La colère de maître Miloud Brahimi

Le ministère public prend la parole pour demander à Foudad s’il avait une piscine dans sa villa. Cette question fait sortir de ses gonds maître Miloud Brahimi, jugeant la question trop déplacée du contexte. «On pose des questions en relation avec les faits», tonne-t-il avec rage. Il a fallu tout le tact et le sang-froid de Mme Brahimi pour ramener le calme. Après la remarque de l’avocat de l’accusé, le procureur général tente de recadrer ses questions. Il lui fait savoir qu’il avait affirmé être derrière le placement de 25.3 milliards de centimes de la Mutuelle de la police dans la banque Khalifa. Foudad balaie d’un revers de la main ces propos et dit être membre de la commission du contrôle, non pas celui du conseil d’administration composé de 9 membres, lequel est, selon lui, habilité à faire le dépôt en question. Dans l’après-midi, le tribunal cite en tant que témoin Ali Sadmi, président de la commission de régularisation de la Bourse d’Alger.

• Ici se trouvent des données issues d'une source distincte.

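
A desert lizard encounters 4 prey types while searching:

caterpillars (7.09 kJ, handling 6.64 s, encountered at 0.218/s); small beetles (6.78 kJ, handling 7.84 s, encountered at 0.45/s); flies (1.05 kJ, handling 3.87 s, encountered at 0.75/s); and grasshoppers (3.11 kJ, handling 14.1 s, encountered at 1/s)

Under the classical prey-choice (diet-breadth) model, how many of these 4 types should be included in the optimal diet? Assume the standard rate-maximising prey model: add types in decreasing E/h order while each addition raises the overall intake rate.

Rank by E/h (kJ/s): caterpillars 1.07, small beetles 0.865, flies 0.271, grasshoppers 0.221. Include each in turn until the next type's E/h falls below the running intake rate.
Rate on top 1: 0.6315. small beetles: 0.865 > 0.6315 → include.
Rate on top 2: 0.7692. flies: 0.271 < 0.7692 → exclude; stop.
Optimal diet: caterpillars, small beetles — 2 of 4 types.

2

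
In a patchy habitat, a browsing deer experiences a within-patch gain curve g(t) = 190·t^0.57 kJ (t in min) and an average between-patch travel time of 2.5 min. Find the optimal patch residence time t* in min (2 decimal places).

3.31 min

By the marginal value theorem, leave when the instantaneous gain rate g'(t) equals the habitat-wide average g(t)/(T + t).
g'(t) = 0.57·190·t^-0.43. Setting 0.57·190·t^-0.43 = 190·t^0.57/(2.5+t) gives 0.57(2.5+t) = t, so 0.43·t = 0.57×2.5.
t* = 0.57×2.5/0.43 = 3.314 min.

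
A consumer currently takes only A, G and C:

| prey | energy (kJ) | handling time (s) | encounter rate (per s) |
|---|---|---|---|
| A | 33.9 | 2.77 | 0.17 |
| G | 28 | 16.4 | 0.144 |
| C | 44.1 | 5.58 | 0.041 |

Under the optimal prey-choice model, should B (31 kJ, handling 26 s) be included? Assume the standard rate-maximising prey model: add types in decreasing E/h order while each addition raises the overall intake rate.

On A, G and C alone, R = ΣλE/(1+Σλh) = 11.6/4.061 = 2.857 kJ/s.
B: E/h = 31/26 = 1.192 kJ/s.
1.192 < 2.857, so adding B would lower the average — exclude it.

No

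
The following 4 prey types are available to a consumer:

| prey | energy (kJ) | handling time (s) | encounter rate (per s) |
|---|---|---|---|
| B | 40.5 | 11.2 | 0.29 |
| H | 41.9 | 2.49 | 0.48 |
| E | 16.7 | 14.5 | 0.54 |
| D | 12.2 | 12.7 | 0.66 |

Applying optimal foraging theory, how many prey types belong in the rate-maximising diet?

1

E/h in descending order: H 16.8, B 3.62, E 1.15, D 0.961 kJ/s. The optimal diet is the largest prefix of this list for which every included type satisfies E_i/h_i > R on the types above it.
Rate on top 1: 9.162. B: 3.62 < 9.162 → exclude; stop.
Optimal diet: H — 1 of 4 types.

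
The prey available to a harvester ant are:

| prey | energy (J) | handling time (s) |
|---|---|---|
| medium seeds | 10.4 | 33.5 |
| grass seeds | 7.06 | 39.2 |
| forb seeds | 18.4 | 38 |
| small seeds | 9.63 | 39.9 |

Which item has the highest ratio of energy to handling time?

forb seeds

In descending order of E/h:
forb seeds: 18.4/38 = 0.484 J/s
medium seeds: 10.4/33.5 = 0.31 J/s
small seeds: 9.63/39.9 = 0.241 J/s
grass seeds: 7.06/39.2 = 0.18 J/s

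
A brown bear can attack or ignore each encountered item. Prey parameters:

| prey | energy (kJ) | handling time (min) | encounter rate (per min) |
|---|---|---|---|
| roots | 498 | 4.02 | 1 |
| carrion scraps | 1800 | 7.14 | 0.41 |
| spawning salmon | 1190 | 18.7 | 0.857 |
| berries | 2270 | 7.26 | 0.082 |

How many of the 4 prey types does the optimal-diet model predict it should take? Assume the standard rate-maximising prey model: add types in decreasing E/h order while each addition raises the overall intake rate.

E/h in descending order: berries 313, carrion scraps 252, roots 124, spawning salmon 63.6 kJ/min. The optimal diet is the largest prefix of this list for which every included type satisfies E_i/h_i > R on the types above it.
Rate on top 1: 116.7. carrion scraps: 252 > 116.7 → include.
Rate on top 2: 204.3. roots: 124 < 204.3 → exclude; stop.
Optimal diet: berries, carrion scraps — 2 of 4 types.

2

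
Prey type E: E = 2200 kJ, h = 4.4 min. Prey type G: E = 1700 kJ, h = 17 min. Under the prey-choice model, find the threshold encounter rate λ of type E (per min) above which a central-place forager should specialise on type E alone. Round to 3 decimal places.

0.057 per min

At the threshold, the rate on type E alone equals the profitability of type G: λ·2200/(1 + λ·4.4) = 1700/17 = 100.
Rearranging, λ(2200 − 100×4.4) = 100, so λ = 100/1760 = 0.05682 per min.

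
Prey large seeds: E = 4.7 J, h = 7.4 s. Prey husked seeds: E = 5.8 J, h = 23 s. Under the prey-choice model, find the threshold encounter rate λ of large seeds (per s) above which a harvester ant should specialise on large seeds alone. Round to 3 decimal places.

The zero-one rule: include husked seeds iff E₂/h₂ > λE₁/(1+λh₁). Equality gives the switch point.
λE₁h₂ = E₂ + λE₂h₁ ⇒ λ = E₂/(E₁h₂ − E₂h₁) = 5.8/(108.1 − 42.92) = 0.08898 per s.

0.089 per s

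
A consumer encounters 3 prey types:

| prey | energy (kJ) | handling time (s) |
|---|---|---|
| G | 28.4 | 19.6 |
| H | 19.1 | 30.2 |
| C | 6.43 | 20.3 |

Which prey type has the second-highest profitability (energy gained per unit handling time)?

Profitability E/h (kJ/s): G = 28.4/19.6 = 1.45, H = 19.1/30.2 = 0.632, C = 6.43/20.3 = 0.317.
Ranked: G > H > C.

H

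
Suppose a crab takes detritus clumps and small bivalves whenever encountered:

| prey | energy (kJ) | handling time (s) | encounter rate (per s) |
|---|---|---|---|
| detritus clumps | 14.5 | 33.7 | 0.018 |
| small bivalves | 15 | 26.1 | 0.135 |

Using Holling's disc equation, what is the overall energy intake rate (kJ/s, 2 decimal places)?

0.45 kJ/s

R = (0.018×14.5 + 0.135×15) / (1 + 0.018×33.7 + 0.135×26.1) = 2.286/5.13 = 0.4456 kJ/s.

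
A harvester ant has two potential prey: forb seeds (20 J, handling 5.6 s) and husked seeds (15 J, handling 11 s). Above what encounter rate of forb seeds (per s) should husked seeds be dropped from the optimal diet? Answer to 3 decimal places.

Drop husked seeds once their profitability E₂/h₂ falls below the rate achievable on forb seeds alone: E₂/h₂ = λE₁/(1 + λh₁).
Solve for λ: λE₁h₂ = E₂(1 + λh₁) → λ(E₁h₂ − E₂h₁) = E₂ → λ = E₂/(E₁h₂ − E₂h₁).
λ = 15/(20×11 − 15×5.6) = 15/136 = 0.1103 per s.

0.110 per s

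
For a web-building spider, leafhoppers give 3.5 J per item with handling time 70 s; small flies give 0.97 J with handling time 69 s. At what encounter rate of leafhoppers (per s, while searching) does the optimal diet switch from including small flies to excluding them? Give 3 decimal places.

The zero-one rule: include small flies iff E₂/h₂ > λE₁/(1+λh₁). Equality gives the switch point.
λE₁h₂ = E₂ + λE₂h₁ ⇒ λ = E₂/(E₁h₂ − E₂h₁) = 0.97/(241.5 − 67.9) = 0.005588 per s.

0.006 per s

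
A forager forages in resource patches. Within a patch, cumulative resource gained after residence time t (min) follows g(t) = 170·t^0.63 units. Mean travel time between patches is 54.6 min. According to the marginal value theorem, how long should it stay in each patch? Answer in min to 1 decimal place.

93.0 min

By the marginal value theorem, leave when the instantaneous gain rate g'(t) equals the habitat-wide average g(t)/(T + t).
g'(t) = 0.63·170·t^-0.37. Setting 0.63·170·t^-0.37 = 170·t^0.63/(54.6+t) gives 0.63(54.6+t) = t, so 0.37·t = 0.63×54.6.
t* = 0.63×54.6/0.37 = 92.97 min.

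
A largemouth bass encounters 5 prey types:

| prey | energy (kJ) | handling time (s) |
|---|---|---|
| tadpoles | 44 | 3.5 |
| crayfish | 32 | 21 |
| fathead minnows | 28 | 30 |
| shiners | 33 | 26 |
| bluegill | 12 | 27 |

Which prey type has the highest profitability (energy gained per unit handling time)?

tadpoles

In descending order of E/h:
tadpoles: 44/3.5 = 12.6 kJ/s
crayfish: 32/21 = 1.52 kJ/s
shiners: 33/26 = 1.27 kJ/s
fathead minnows: 28/30 = 0.933 kJ/s
bluegill: 12/27 = 0.444 kJ/s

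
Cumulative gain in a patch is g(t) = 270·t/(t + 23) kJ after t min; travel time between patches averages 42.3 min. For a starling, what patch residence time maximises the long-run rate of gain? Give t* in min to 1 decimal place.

31.2 min

Optimal t* satisfies g'(t*) = g(t*)/(T + t*).
g'(t) = 270·23/(t + 23)². Setting 270·23/(t+23)² = 270t/[(t+23)(42.3+t)] gives 23(42.3+t) = t(t+23), so t² = 23×42.3 = 972.9.
t* = √972.9 = 31.19 min.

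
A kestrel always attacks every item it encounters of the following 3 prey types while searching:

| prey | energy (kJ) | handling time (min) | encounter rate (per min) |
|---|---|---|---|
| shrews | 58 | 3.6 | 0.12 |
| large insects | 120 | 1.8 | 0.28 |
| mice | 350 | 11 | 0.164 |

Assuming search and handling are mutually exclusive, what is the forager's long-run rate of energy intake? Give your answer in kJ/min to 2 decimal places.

R = Σλ_iE_i / (1 + Σλ_ih_i)
Numerator: 0.12×58 + 0.28×120 + 0.164×350 = 97.96
Denominator: 1 + 0.12×3.6 + 0.28×1.8 + 0.164×11 = 3.74
R = 97.96/3.74 = 26.19 kJ/min

26.19 kJ/min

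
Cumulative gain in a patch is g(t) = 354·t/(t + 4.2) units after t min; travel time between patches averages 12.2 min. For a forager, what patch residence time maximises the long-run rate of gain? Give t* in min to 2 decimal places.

Optimal t* satisfies g'(t*) = g(t*)/(T + t*).
g'(t) = 354·4.2/(t + 4.2)². Setting 354·4.2/(t+4.2)² = 354t/[(t+4.2)(12.2+t)] gives 4.2(12.2+t) = t(t+4.2), so t² = 4.2×12.2 = 51.24.
t* = √51.24 = 7.158 min.

7.16 min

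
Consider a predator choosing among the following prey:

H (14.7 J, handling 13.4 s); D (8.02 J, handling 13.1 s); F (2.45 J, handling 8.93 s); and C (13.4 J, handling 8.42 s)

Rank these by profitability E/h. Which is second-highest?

H

Profitability E/h (J/s): H = 14.7/13.4 = 1.1, D = 8.02/13.1 = 0.612, F = 2.45/8.93 = 0.274, C = 13.4/8.42 = 1.59.
Ranked: C > H > D > F.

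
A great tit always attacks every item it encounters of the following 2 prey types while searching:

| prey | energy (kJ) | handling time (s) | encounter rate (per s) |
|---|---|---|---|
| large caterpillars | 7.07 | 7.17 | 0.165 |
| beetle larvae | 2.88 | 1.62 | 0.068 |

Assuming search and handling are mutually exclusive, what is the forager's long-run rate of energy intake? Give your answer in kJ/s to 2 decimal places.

0.59 kJ/s

Energy encountered per unit search time: 0.165×7.07 + 0.068×2.88 = 1.362 kJ/s.
Handling time per unit search time: 0.165×7.17 + 0.068×1.62 = 1.293.
Rate = 1.362/(1 + 1.293) = 0.5941 kJ/s.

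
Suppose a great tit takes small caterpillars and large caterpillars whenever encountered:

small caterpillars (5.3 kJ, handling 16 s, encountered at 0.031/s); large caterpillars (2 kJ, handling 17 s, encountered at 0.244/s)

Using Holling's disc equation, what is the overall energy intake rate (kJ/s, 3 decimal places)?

Energy encountered per unit search time: 0.031×5.3 + 0.244×2 = 0.6523 kJ/s.
Handling time per unit search time: 0.031×16 + 0.244×17 = 4.644.
Rate = 0.6523/(1 + 4.644) = 0.1156 kJ/s.

0.116 kJ/s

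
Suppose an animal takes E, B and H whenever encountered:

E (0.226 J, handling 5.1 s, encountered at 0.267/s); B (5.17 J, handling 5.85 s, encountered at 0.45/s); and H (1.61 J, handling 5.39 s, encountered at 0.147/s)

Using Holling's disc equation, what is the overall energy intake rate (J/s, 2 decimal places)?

R = (0.267×0.226 + 0.45×5.17 + 0.147×1.61) / (1 + 0.267×5.1 + 0.45×5.85 + 0.147×5.39) = 2.624/5.787 = 0.4534 J/s.

0.45 J/s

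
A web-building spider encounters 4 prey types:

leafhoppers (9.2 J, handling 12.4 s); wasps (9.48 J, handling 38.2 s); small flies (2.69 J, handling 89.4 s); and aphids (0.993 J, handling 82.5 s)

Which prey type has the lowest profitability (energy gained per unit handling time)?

Profitability E/h (J/s): leafhoppers = 9.2/12.4 = 0.742, wasps = 9.48/38.2 = 0.248, small flies = 2.69/89.4 = 0.0301, aphids = 0.993/82.5 = 0.012.
Ranked: leafhoppers > wasps > small flies > aphids.

aphids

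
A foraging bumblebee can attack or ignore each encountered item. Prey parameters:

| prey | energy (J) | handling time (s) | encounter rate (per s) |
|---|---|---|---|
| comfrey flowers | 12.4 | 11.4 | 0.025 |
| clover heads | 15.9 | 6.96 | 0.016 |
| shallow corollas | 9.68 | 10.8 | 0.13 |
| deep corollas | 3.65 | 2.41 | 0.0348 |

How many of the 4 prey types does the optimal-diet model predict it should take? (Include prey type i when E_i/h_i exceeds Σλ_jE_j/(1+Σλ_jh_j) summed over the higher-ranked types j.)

4

Rank by E/h (J/s): clover heads 2.28, deep corollas 1.51, comfrey flowers 1.09, shallow corollas 0.896. Include each in turn until the next type's E/h falls below the running intake rate.
Rate on top 1: 0.2289. deep corollas: 1.51 > 0.2289 → include.
Rate on top 2: 0.3191. comfrey flowers: 1.09 > 0.3191 → include.
Rate on top 3: 0.4671. shallow corollas: 0.896 > 0.4671 → include.
Optimal diet: clover heads, deep corollas, comfrey flowers, shallow corollas — 4 of 4 types.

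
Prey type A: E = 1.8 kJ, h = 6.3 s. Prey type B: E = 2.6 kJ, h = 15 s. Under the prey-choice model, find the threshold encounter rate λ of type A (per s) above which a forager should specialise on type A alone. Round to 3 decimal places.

0.245 per s

At the threshold, the rate on type A alone equals the profitability of type B: λ·1.8/(1 + λ·6.3) = 2.6/15 = 0.1733.
Rearranging, λ(1.8 − 0.1733×6.3) = 0.1733, so λ = 0.1733/0.708 = 0.2448 per s.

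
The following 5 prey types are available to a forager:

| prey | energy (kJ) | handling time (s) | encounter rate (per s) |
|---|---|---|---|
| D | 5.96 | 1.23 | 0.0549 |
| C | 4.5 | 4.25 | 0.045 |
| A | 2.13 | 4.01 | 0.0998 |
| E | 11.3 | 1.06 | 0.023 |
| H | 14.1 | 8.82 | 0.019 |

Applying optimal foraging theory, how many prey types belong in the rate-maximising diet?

4

E/h in descending order: E 10.7, D 4.85, H 1.6, C 1.06, A 0.531 kJ/s. The optimal diet is the largest prefix of this list for which every included type satisfies E_i/h_i > R on the types above it.
Rate on top 1: 0.2537. D: 4.85 > 0.2537 → include.
Rate on top 2: 0.5377. H: 1.6 > 0.5377 → include.
Rate on top 3: 0.6789. C: 1.06 > 0.6789 → include.
Rate on top 4: 0.7289. A: 0.531 < 0.7289 → exclude; stop.
Optimal diet: E, D, H, C — 4 of 5 types.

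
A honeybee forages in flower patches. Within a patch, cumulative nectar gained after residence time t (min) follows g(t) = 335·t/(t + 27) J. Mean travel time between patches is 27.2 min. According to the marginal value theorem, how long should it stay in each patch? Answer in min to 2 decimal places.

By the marginal value theorem, leave when the instantaneous gain rate g'(t) equals the habitat-wide average g(t)/(T + t).
g'(t) = 335·27/(t + 27)². Setting 335·27/(t+27)² = 335t/[(t+27)(27.2+t)] gives 27(27.2+t) = t(t+27), so t² = 27×27.2 = 734.4.
t* = √734.4 = 27.1 min.

27.10 min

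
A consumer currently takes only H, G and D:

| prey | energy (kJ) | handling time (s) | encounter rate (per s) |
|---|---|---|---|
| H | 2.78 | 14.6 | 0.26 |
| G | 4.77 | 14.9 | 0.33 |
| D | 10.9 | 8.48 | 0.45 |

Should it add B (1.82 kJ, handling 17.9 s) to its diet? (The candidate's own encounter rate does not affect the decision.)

No

Intake rate on the current diet: R = (0.26×2.78 + 0.33×4.77 + 0.45×10.9) / (1 + 0.26×14.6 + 0.33×14.9 + 0.45×8.48) = 7.202/13.53 = 0.5323 kJ/s.
B: E/h = 1.82/17.9 = 0.1017 kJ/s.
Since 0.1017 < R, time spent handling B is better spent searching.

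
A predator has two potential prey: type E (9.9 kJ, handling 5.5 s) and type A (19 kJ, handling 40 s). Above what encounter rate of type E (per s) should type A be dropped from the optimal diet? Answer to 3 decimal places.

0.065 per s

Drop type A once their profitability E₂/h₂ falls below the rate achievable on type E alone: E₂/h₂ = λE₁/(1 + λh₁).
Solve for λ: λE₁h₂ = E₂(1 + λh₁) → λ(E₁h₂ − E₂h₁) = E₂ → λ = E₂/(E₁h₂ − E₂h₁).
λ = 19/(9.9×40 − 19×5.5) = 19/291.5 = 0.06518 per s.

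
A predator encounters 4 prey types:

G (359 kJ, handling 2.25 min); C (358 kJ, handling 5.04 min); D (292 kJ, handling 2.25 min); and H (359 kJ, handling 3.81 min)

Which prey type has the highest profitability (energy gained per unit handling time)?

In descending order of E/h:
G: 359/2.25 = 160 kJ/min
D: 292/2.25 = 130 kJ/min
H: 359/3.81 = 94.2 kJ/min
C: 358/5.04 = 71 kJ/min

G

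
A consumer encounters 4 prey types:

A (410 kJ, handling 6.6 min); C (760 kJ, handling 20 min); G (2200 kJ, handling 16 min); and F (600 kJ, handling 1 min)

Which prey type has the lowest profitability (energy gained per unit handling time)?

In descending order of E/h:
F: 600/1 = 600 kJ/min
G: 2200/16 = 138 kJ/min
A: 410/6.6 = 62.1 kJ/min
C: 760/20 = 38 kJ/min

C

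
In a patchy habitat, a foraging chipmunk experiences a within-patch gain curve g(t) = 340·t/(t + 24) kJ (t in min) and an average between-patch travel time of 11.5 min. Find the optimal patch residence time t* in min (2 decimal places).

By the marginal value theorem, leave when the instantaneous gain rate g'(t) equals the habitat-wide average g(t)/(T + t).
g'(t) = 340·24/(t + 24)². Setting 340·24/(t+24)² = 340t/[(t+24)(11.5+t)] gives 24(11.5+t) = t(t+24), so t² = 24×11.5 = 276.
t* = √276 = 16.61 min.

16.61 min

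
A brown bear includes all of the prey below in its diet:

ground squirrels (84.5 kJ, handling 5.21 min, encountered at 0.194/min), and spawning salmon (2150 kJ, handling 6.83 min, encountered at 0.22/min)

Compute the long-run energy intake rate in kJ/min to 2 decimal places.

R = Σλ_iE_i / (1 + Σλ_ih_i)
Numerator: 0.194×84.5 + 0.22×2150 = 489.4
Denominator: 1 + 0.194×5.21 + 0.22×6.83 = 3.513
R = 489.4/3.513 = 139.3 kJ/min

139.30 kJ/min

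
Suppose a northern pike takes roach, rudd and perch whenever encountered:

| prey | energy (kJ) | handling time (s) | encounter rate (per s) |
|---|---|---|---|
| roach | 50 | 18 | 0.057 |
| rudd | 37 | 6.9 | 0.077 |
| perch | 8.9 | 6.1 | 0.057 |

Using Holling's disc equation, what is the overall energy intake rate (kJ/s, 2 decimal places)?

2.14 kJ/s

R = Σλ_iE_i / (1 + Σλ_ih_i)
Numerator: 0.057×50 + 0.077×37 + 0.057×8.9 = 6.206
Denominator: 1 + 0.057×18 + 0.077×6.9 + 0.057×6.1 = 2.905
R = 6.206/2.905 = 2.136 kJ/s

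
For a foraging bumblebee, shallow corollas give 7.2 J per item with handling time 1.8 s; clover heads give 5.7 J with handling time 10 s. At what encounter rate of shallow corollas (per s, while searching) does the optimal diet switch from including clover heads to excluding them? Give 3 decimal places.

0.092 per s

At the threshold, the rate on shallow corollas alone equals the profitability of clover heads: λ·7.2/(1 + λ·1.8) = 5.7/10 = 0.57.
Rearranging, λ(7.2 − 0.57×1.8) = 0.57, so λ = 0.57/6.174 = 0.09232 per s.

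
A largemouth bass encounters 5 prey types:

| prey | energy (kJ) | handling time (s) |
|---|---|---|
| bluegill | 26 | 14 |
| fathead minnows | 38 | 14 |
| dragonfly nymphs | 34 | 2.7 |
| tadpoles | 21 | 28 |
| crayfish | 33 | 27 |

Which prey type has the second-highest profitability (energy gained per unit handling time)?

In descending order of E/h:
dragonfly nymphs: 34/2.7 = 12.6 kJ/s
fathead minnows: 38/14 = 2.71 kJ/s
bluegill: 26/14 = 1.86 kJ/s
crayfish: 33/27 = 1.22 kJ/s
tadpoles: 21/28 = 0.75 kJ/s

fathead minnows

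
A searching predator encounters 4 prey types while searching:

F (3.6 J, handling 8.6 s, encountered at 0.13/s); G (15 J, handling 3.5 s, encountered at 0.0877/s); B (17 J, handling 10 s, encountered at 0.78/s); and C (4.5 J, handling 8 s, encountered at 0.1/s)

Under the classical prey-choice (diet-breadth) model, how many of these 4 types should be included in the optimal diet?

2

Rank by E/h (J/s): G 4.29, B 1.7, C 0.562, F 0.419. Include each in turn until the next type's E/h falls below the running intake rate.
Rate on top 1: 1.007. B: 1.7 > 1.007 → include.
Rate on top 2: 1.6. C: 0.562 < 1.6 → exclude; stop.
Optimal diet: G, B — 2 of 4 types.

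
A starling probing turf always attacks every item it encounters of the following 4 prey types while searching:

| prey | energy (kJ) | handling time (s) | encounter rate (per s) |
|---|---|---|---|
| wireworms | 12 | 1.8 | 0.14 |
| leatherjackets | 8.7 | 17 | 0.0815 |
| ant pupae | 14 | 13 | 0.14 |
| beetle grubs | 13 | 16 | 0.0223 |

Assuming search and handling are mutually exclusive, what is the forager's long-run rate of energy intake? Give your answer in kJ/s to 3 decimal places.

0.964 kJ/s

R = (0.14×12 + 0.0815×8.7 + 0.14×14 + 0.0223×13) / (1 + 0.14×1.8 + 0.0815×17 + 0.14×13 + 0.0223×16) = 4.639/4.814 = 0.9636 kJ/s.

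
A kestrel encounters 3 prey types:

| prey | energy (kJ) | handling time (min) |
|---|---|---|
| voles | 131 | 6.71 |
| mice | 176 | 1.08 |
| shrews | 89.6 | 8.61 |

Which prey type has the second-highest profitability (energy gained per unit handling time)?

Profitability E/h (kJ/min): voles = 131/6.71 = 19.5, mice = 176/1.08 = 163, shrews = 89.6/8.61 = 10.4.
Ranked: mice > voles > shrews.

voles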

Selon lui, le placement de la Bourse d’Alger à été estimé à 167 millions DA dans l’agence des Abattoirs et celle de Bouzaréah.

La même somme a été récupérée après le gel des opérations du commerce extérieur de la banque Khalifa en févier 2003. De son côté, Zeriat Mourad, ancien PDG de la Société de génie civil et du bâtiment sise à Boumerdès, affirme qu’il n’a pas eu à faire de placement des fonds de la société en raison des bonnes relations qu’il entretenait avec la BNA. Toutefois, il estime avoir reçu une carte thalasso qu’il n’a jamais utilisée.